Dickson, le fermier gentiment moqué par sa femme, est interprété par Fabien Hyon. Sa voix de ténor nuancée et timbrée sur l’ensemble de la tessiture se distingue de l’autre ténor par un vibrato plus perceptible et une émission moins nasale. Jenny, sa femme est interprétée par Sandrine Buendia. Cette fermière virevoltante au fort caractère, ne craint pas la Dame blanche, mais sa voix agile de soprano au timbre chaud manque un peu d’homogénéité dans les aigus parfois trop projetés, notamment dans les duos avec Fabien Hyon. Dans l’air très attendu (emprunté par Hergé dans Le Crabe aux pinces d’or) « La Dame blanche vous regarde », elle fait preuve d’expressivité, de conviction et tient en haleine son auditoire.

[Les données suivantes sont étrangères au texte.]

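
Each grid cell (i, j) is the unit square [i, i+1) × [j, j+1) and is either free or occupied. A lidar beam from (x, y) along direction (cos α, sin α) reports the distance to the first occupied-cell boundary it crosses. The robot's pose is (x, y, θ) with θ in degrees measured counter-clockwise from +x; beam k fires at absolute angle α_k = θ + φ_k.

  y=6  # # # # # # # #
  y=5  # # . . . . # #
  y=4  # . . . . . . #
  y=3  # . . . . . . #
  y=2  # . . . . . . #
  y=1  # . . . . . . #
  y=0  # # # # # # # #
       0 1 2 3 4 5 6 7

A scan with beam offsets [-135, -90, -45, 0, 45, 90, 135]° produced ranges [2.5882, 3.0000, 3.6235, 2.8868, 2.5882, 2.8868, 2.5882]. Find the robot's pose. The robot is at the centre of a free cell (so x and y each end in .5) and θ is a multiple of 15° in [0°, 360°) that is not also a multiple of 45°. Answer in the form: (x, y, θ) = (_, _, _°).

(x, y, θ) = (4.5, 3.5, 240°)

Candidates: 28 free-cell centres × 16 headings = 448 poses. Raycast each; keep the one whose scan matches to 4 dp.
  (3.5, 3.5, 165°): beam 1 = 3.0000 ≠ 2.5882 ✗
  (6.5, 2.5, 75°): beam 1 = 1.0000 ≠ 2.5882 ✗
  (5.5, 2.5, 300°): beam 1 = 4.6587 ≠ 2.5882 ✗
  (1.5, 1.5, 150°): beam 1 = 5.6940 ≠ 2.5882 ✗
  …
  (4.5, 3.5, 240°): r_1=2.5882, r_2=3.0000, r_3=3.6235, r_4=2.8868, r_5=2.5882, r_6=2.8868, r_7=2.5882 — all match ✓
Unique over the lattice → pose = (4.5, 3.5, 240°).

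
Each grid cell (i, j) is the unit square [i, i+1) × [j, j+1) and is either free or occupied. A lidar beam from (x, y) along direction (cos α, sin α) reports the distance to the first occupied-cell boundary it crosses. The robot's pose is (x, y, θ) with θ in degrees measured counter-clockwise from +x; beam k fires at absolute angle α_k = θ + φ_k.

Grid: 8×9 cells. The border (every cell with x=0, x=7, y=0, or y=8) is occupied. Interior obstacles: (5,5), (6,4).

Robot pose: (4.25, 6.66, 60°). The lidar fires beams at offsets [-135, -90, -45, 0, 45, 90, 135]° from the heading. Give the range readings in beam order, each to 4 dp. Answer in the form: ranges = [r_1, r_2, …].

ranges = [5.8597, 1.3200, 2.8470, 1.5473, 1.3873, 2.6800, 3.3646]

beam 1: φ=-135°, α=285°
  dir = (cos 285°, sin 285°) = (0.2588, -0.9659); from cell (4,6)
  next x-line at t=2.8978, next y-line at t=0.6833; Δt_x=3.8637, Δt_y=1.0353
    y: enter (4,5) at t=0.6833
    y: enter (4,4) at t=1.7186
    y: enter (4,3) at t=2.7538
    x: enter (5,3) at t=2.8978
    y: enter (5,2) at t=3.7891
    y: enter (5,1) at t=4.8244
    y: enter (5,0) at t=5.8597 ← occupied
  → r_1 = 5.8597
beam 2: φ=-90°, α=330°
  dir = (cos 330°, sin 330°) = (0.8660, -0.5000); from cell (4,6)
  next x-line at t=0.8660, next y-line at t=1.3200; Δt_x=1.1547, Δt_y=2.0000
    x: enter (5,6) at t=0.8660
    y: enter (5,5) at t=1.3200 ← occupied
  → r_2 = 1.3200
beam 3: φ=-45°, α=15°
  dir = (cos 15°, sin 15°) = (0.9659, 0.2588); from cell (4,6)
  next x-line at t=0.7765, next y-line at t=1.3137; Δt_x=1.0353, Δt_y=3.8637
    x: enter (5,6) at t=0.7765
    y: enter (5,7) at t=1.3137
    x: enter (6,7) at t=1.8117
    x: enter (7,7) at t=2.8470 ← occupied
  → r_3 = 2.8470
beam 4: φ=0°, α=60°
  dir = (cos 60°, sin 60°) = (0.5000, 0.8660); from cell (4,6)
  next x-line at t=1.5000, next y-line at t=0.3926; Δt_x=2.0000, Δt_y=1.1547
    y: enter (4,7) at t=0.3926
    x: enter (5,7) at t=1.5000
    y: enter (5,8) at t=1.5473 ← occupied
  → r_4 = 1.5473
beam 5: φ=45°, α=105°
  dir = (cos 105°, sin 105°) = (-0.2588, 0.9659); from cell (4,6)
  next x-line at t=0.9659, next y-line at t=0.3520; Δt_x=3.8637, Δt_y=1.0353
    y: enter (4,7) at t=0.3520
    x: enter (3,7) at t=0.9659
    y: enter (3,8) at t=1.3873 ← occupied
  → r_5 = 1.3873
beam 6: φ=90°, α=150°
  dir = (cos 150°, sin 150°) = (-0.8660, 0.5000); from cell (4,6)
  next x-line at t=0.2887, next y-line at t=0.6800; Δt_x=1.1547, Δt_y=2.0000
    x: enter (3,6) at t=0.2887
    y: enter (3,7) at t=0.6800
    x: enter (2,7) at t=1.4434
    x: enter (1,7) at t=2.5981
    y: enter (1,8) at t=2.6800 ← occupied
  → r_6 = 2.6800
beam 7: φ=135°, α=195°
  dir = (cos 195°, sin 195°) = (-0.9659, -0.2588); from cell (4,6)
  next x-line at t=0.2588, next y-line at t=2.5500; Δt_x=1.0353, Δt_y=3.8637
    x: enter (3,6) at t=0.2588
    x: enter (2,6) at t=1.2941
    x: enter (1,6) at t=2.3294
    y: enter (1,5) at t=2.5500
    x: enter (0,5) at t=3.3646 ← occupied
  → r_7 = 3.3646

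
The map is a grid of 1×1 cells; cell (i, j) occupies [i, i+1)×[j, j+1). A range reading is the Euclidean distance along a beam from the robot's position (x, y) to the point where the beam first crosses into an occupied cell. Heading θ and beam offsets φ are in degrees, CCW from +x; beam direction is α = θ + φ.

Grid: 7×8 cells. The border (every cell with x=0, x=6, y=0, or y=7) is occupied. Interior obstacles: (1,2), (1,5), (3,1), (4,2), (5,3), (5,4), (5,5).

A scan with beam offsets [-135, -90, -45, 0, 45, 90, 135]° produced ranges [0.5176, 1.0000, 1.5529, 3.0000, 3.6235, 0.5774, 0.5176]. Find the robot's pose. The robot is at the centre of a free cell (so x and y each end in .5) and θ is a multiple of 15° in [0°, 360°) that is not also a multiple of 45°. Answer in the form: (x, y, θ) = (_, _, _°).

(x, y, θ) = (1.5, 4.5, 330°)

Enumerate (i+0.5, j+0.5, θ) over the 23 free cells and 16 admissible headings. For each, cast all 7 beams and compare to the given ranges.
  (1.5, 3.5, 120°): beam 1 = 2.5882 ≠ 0.5176 ✗
  (4.5, 6.5, 240°): beam 3 = 2.5882 ≠ 1.5529 ✗
  (3.5, 6.5, 240°): beam 3 = 1.9319 ≠ 1.5529 ✗
  (3.5, 4.5, 195°): beam 1 = 2.8868 ≠ 0.5176 ✗
  …
  (1.5, 4.5, 330°): r_1=0.5176, r_2=1.0000, r_3=1.5529, r_4=3.0000, r_5=3.6235, r_6=0.5774, r_7=0.5176 — all match ✓
Only this pose fits every beam.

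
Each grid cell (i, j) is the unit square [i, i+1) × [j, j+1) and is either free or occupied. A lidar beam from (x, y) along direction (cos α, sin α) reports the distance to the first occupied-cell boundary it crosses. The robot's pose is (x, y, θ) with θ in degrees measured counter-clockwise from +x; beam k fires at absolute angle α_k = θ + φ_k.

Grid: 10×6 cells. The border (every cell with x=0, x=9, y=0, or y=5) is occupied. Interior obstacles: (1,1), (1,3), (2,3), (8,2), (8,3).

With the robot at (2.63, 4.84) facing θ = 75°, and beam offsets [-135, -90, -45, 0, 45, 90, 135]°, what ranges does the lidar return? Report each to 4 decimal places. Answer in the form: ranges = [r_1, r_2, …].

beam 1: φ=-135°, α=300°
  direction (0.5000, -0.8660); cell (2,4); t to first gridline: x 0.7400, y 0.9699 (then +2.0000 / +1.1547)
    (3,4) via x @ 0.7400
    (3,3) via y @ 0.9699
    (3,2) via y @ 2.1246
    (4,2) via x @ 2.7400
    (4,1) via y @ 3.2793
    (4,0) via y @ 4.4341  # hit
  → r_1 = 4.4341
beam 2: φ=-90°, α=345°
  direction (0.9659, -0.2588); cell (2,4); t to first gridline: x 0.3831, y 3.2455 (then +1.0353 / +3.8637)
    (3,4) via x @ 0.3831
    (4,4) via x @ 1.4183
    (5,4) via x @ 2.4536
    (5,3) via y @ 3.2455
    (6,3) via x @ 3.4889
    (7,3) via x @ 4.5242
    (8,3) via x @ 5.5594  # hit
  → r_2 = 5.5594
beam 3: φ=-45°, α=30°
  direction (0.8660, 0.5000); cell (2,4); t to first gridline: x 0.4272, y 0.3200 (then +1.1547 / +2.0000)
    (2,5) via y @ 0.3200  # hit
  → r_3 = 0.3200
beam 4: φ=0°, α=75°
  direction (0.2588, 0.9659); cell (2,4); t to first gridline: x 1.4296, y 0.1656 (then +3.8637 / +1.0353)
    (2,5) via y @ 0.1656  # hit
  → r_4 = 0.1656
beam 5: φ=45°, α=120°
  direction (-0.5000, 0.8660); cell (2,4); t to first gridline: x 1.2600, y 0.1848 (then +2.0000 / +1.1547)
    (2,5) via y @ 0.1848  # hit
  → r_5 = 0.1848
beam 6: φ=90°, α=165°
  direction (-0.9659, 0.2588); cell (2,4); t to first gridline: x 0.6522, y 0.6182 (then +1.0353 / +3.8637)
    (2,5) via y @ 0.6182  # hit
  → r_6 = 0.6182
beam 7: φ=135°, α=210°
  direction (-0.8660, -0.5000); cell (2,4); t to first gridline: x 0.7275, y 1.6800 (then +1.1547 / +2.0000)
    (1,4) via x @ 0.7275
    (1,3) via y @ 1.6800  # hit
  → r_7 = 1.6800

ranges = [4.4341, 5.5594, 0.3200, 0.1656, 0.1848, 0.6182, 1.6800]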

Le rôle de Gaveston, l’ancien intendant du château devenu « nouveau riche » est tenu par Yannis François, qui installe une élégance scénique, acquise par sa formation de danseur. Sa voix présente un timbre de basse avec des graves qui se dessinent profonds, mais avec cependant des difficultés à passer l’orchestre ou à se faire bien entendre dans les ensembles. Il pousse par moment dans les aigus et les forte, perdant alors son accroche et la brillance du timbre, même s’il apporte une couleur harmonique intéressante avec la soprano et la mezzo.
Marguerite interprétée par la mezzo-soprano Majdouline Zerari campe à la fois une gardienne résignée à quitter le château et une figure maternelle auprès d’Anna. Son timbre chaud, sa voix homogène et nuancée se déploie avec conviction dans son air au début du second acte « Fuseaux légers, tournez ». Elle trouve également sa place dans les ensembles. Enfin, Ronan Airault incarne le juge de paix menant la vente aux enchères. D’emblée, il affirme son autorité par une voix de baryton-basse sonore, chaude et bien timbrée.
Grâce à la fusion scénique et vocale des huit chanteurs de l’ensemble Le Cortège d’Orphée, une complémentarité s’installe dans les scènes d’ensemble. L’Orchestre Les Siècles constitué de 19 musiciens, sous la direction précise et énergique du jeune chef Nicolas Simon, grimé et costumé pour la circonstance en oiseau au plumage d’un rouge chatoyant, sorte de Papageno guidant ses musiciens pour faire sortir les plus beaux chants de leurs instruments. Sans toucher à la musique de Boieldieu, Robin Melchior a réorganisé l’instrumentation tout en respectant la couleur des instruments d’époque utilisés. L’authenticité des timbres, notamment le cor naturel, plonge dans un univers sonore idoine, contribuant aussi à la richesse de ce spectacle.
Wagner disait retrouver dans cet opéra « la vivacité et la grâce naturelle de l’esprit français ». Deux caractère à revivre dans les merveilles de cette représentation.